The catch is that, quite simply, it’s a closed system and a closed format. And while you can point your domain to it, it’s also not something you host. Your data and your business is at risk if you’re locked out of your Notion account, or if Notion’s systems are breached. If Notion begins to charge for public hosting or removes/restricts its free plan, you’ll incur costs just like your self-hosted WordPress installation, but without any of the control. This isn’t specific to Notion, but it is definitely applicable to it.

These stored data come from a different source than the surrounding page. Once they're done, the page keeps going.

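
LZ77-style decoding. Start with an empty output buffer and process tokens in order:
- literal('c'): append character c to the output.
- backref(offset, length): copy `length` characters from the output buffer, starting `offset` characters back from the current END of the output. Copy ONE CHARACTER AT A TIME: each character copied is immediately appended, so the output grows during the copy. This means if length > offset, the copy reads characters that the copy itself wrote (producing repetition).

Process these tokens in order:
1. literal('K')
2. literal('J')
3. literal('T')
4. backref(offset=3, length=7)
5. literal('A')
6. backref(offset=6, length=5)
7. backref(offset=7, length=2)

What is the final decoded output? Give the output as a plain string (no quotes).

Token 1: literal('K'). Output: "K"
Token 2: literal('J'). Output: "KJ"
Token 3: literal('T'). Output: "KJT"
Token 4: backref(off=3, len=7) (overlapping!). Copied 'KJTKJTK' from pos 0. Output: "KJTKJTKJTK"
Token 5: literal('A'). Output: "KJTKJTKJTKA"
Token 6: backref(off=6, len=5). Copied 'TKJTK' from pos 5. Output: "KJTKJTKJTKATKJTK"
Token 7: backref(off=7, len=2). Copied 'KA' from pos 9. Output: "KJTKJTKJTKATKJTKKA"

Answer: KJTKJTKJTKATKJTKKA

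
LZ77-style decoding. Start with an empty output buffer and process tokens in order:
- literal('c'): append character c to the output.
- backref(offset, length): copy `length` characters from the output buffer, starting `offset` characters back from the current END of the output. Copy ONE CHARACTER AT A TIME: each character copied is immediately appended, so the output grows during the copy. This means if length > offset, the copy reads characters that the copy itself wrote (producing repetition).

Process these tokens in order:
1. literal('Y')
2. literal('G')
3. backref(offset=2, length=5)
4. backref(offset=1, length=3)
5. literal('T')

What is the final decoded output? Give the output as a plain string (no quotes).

Answer: YGYGYGYYYYT

Derivation:
Token 1: literal('Y'). Output: "Y"
Token 2: literal('G'). Output: "YG"
Token 3: backref(off=2, len=5) (overlapping!). Copied 'YGYGY' from pos 0. Output: "YGYGYGY"
Token 4: backref(off=1, len=3) (overlapping!). Copied 'YYY' from pos 6. Output: "YGYGYGYYYY"
Token 5: literal('T'). Output: "YGYGYGYYYYT"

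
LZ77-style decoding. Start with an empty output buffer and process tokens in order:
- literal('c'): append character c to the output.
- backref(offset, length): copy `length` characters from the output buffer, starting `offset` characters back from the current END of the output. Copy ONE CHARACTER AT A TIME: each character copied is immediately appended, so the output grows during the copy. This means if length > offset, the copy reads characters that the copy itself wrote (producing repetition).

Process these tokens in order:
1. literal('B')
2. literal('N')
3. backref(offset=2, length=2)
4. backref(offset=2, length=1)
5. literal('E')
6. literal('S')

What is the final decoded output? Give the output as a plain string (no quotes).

Answer: BNBNBES

Derivation:
Token 1: literal('B'). Output: "B"
Token 2: literal('N'). Output: "BN"
Token 3: backref(off=2, len=2). Copied 'BN' from pos 0. Output: "BNBN"
Token 4: backref(off=2, len=1). Copied 'B' from pos 2. Output: "BNBNB"
Token 5: literal('E'). Output: "BNBNBE"
Token 6: literal('S'). Output: "BNBNBES"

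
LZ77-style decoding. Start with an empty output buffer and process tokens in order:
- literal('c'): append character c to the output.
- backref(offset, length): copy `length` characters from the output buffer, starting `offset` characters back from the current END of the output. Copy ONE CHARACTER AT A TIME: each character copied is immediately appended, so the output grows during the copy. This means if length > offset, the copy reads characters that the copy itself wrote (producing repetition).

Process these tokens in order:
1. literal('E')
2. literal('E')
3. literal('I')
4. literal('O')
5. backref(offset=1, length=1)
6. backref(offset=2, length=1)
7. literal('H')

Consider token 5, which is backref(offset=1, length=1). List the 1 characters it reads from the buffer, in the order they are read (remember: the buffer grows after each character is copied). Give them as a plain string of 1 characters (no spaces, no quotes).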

This is the problem with no-code systems and tools in general. The reduction in friction is almost always at the cost of control over data. In this case, you can in theory keep a local copy of all the data you put into Notion – I have all of the icons, the photographs, the text in Markdown, tables in CSV. But the value of Notion isn’t in the data. It’s in the meta-data. It’s in its ability to organise my coffee-related data and text on the same page. To create galleries out of simple tabular data. To make it possible for me to organise my coffee database for myself and offer that same database to the world via the web. It would just not be the same for me to create HTML pages – open format – of each of the roasts and brew methods, to link to different brew methods from roast pages and vice verse. HTML is a linked graph. Notion is databases. There is value in those roast <> brew method relationships.

I’d love to see WordPress implement a version of this. With the Gutenberg publishing system, it has already taken a block-oriented approach like Notion has.

If one of those blocks can be a database – not just a table – of WordPress pages, it could transform what a WordPress site could be.